Non certo immediato ma il più efficace è senz’altro la prevenzione, che non si può ridurre alla sola istruzione, peraltro erogata da istituzioni in crisi come scuola e università, ma è l’intero modello sociale di sviluppo che andrebbe ripensato. Infatti, il disagio creato dalla diffusione delle droghe e dall’espansione dell’intelligenza artificiale è una miscela che può diventare esplosiva.
Ritengo che questa non sia un’analisi pessimista ma realista. Pertanto, occorre essere belligeranti, elaborando con convinzione politiche nazionali e rafforzando collaborazioni internazionali, a cominciare da quelle europee.
Occorre quindi investire tempo, intelligenza e risorse in questa direzione. A metà degli anni Novanta, il presidente dell’Ufficio federale per la protezione della Costituzione della Germania Eckart Werthebach aveva previsto che il XXI secolo sarebbe stato distinto da una lotta senza quartiere tra stati legali e poteri criminali.
Un conflitto alimentato principalmente dal commercio della droga. Anche in questo settore tutto sta cambiando.
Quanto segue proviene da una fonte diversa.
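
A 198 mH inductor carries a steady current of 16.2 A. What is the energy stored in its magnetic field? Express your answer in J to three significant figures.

Stored magnetic energy: U = ½LI².
U = ½(0.198 H)(16.2 A)² = 25.98 J.

U ≈ 26.0 J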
Non siamo in presenza solo di coltivazioni di papaveri, eserciti di narcos, raffinerie clandestine, i paesaggi che dal Messico alla Birmania, dal Venezuela all’Afghanistan conoscevamo: oggi dobbiamo confrontarci con dannosissime droghe sintetiche che tramite il web arrivano a domicilio.
E, coincidenza significativa, con il ruolo centrale della Cina che nell’Ottocento combattè la guerra dell’oppio contro la Gran Bretagna, che ne voleva imporre il commercio dall’India, e che adesso sarebbe chiamata a opporsi alla diffusione letale del fentanyl.
Non tutti i problemi sociali hanno la stessa priorità. Il contrasto alla droga oggi rappresenta la priorità.